Darwin travelled around the world to try and find proof for this theory, including his famous trip to the Galapagos Islands. Through this research he proved that animals evolved to create other species. This is linked to A Doll’s House because this idea meant women were not created from men, but separately. This in turn led to the idea that men were equal to women, and this is what Nora believed, and it was her husbands disbelief at this that caused her oppression and it was the idea that women aren’t equal to men that made him say Nora spoke like a ‘little girl’.
This idea of evolution and survival of the fittest also linked in with the idea that you could determine your own future, something that Nora doesn’t believe at the beginning of the play, but by the end she realises she can, and she does by leaving her husband. A Doll’s house has a very interesting social context. It was published in 1879, A time in which society was very male dominated, and women’s views were suppressed, however, A Doll’s House has the central theme of female emancipation, as shown through the links to the suffragettes. Also interesting is the society at the time Ibsen wrote this.
It was a society that was very brutal, where appearances are the main importance and not what’s inside. From the outside the society looks good, affluent and agreeable, with servants waiting on you, and large rooms to celebrate Christmas and live a happy, middle-class life, but to those living the lifestyle, there is a heavy price to pay. People have to act, not as they would like, but as society would deem ‘respectable’ and this ‘respectability’ is a very superficial one, based on money, business and being ‘average’, conformant to societies rules.
This means that those that enter from outside the society are shunted and mistreated. This society is shown through A Doll’s House in a variety of ways. Firstly we can see it through Nora’s initial treatment of Mrs. Linde-she does not recognise her, because she has aged so prematurely, from stress-something not found within the agreeable middle-class women, making her stand out. We also see this idea of superficiality at the end of the play, when Torvald discovers Nora’s secret. He says ‘As regards our relationship – we must appear to be living together just as before.

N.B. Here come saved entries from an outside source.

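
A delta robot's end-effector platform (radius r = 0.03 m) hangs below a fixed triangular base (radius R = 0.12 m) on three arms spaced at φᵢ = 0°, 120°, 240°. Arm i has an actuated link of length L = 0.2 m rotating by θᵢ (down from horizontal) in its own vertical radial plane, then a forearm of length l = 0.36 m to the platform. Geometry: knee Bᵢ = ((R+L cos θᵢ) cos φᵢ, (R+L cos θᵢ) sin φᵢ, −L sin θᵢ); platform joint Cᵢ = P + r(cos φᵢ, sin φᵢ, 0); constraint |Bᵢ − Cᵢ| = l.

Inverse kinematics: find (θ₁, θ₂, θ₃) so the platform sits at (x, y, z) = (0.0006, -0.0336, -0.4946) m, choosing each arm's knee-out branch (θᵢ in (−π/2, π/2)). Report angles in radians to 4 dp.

φ1=0.0° → target in arm frame (0.0006, -0.0336)
  e−x'=0.0894;  (l²−L²−(e−x')²−y'²−z²)/2L = -0.4104
  √(A²+B²)=0.5026;  θ1 = -1.3920+2.5261 ≈ 1.1341
rotate P by −φ2: (-0.0294, 0.0163, -0.4946)
  e−x'=0.1194;  (l²−L²−(e−x')²−y'²−z²)/2L = -0.4239
  θ2 = atan2(B,A) + arccos(C/0.5088) = 1.2215
rotate P by −φ3: (0.0288, 0.0173, -0.4946)
  A=0.0612, B=-0.4946, C=(l²−L²−A²−y'²−z²)/(2L)=-0.3977
  θ3 = atan2(B,A) + arccos(C/0.4984) = 1.0470

θ₁ = 1.1341, θ₂ = 1.2215, θ₃ = 1.0470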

Only appear, of course. ‘ This shows how Torvald views appearances so importantly, he wants Nora to remain there, purely so he wont be frowned upon by society as an outsider, even though he will know deep-down, that’s what he will now be. In conclusion there are many different historical ideas and events that build a context, from which Ibsen wrote A Doll’s House and their influences are clear in different ways throughout the play, and they help to give a clearer picture of how the characters are living, and the motivations behind their actions.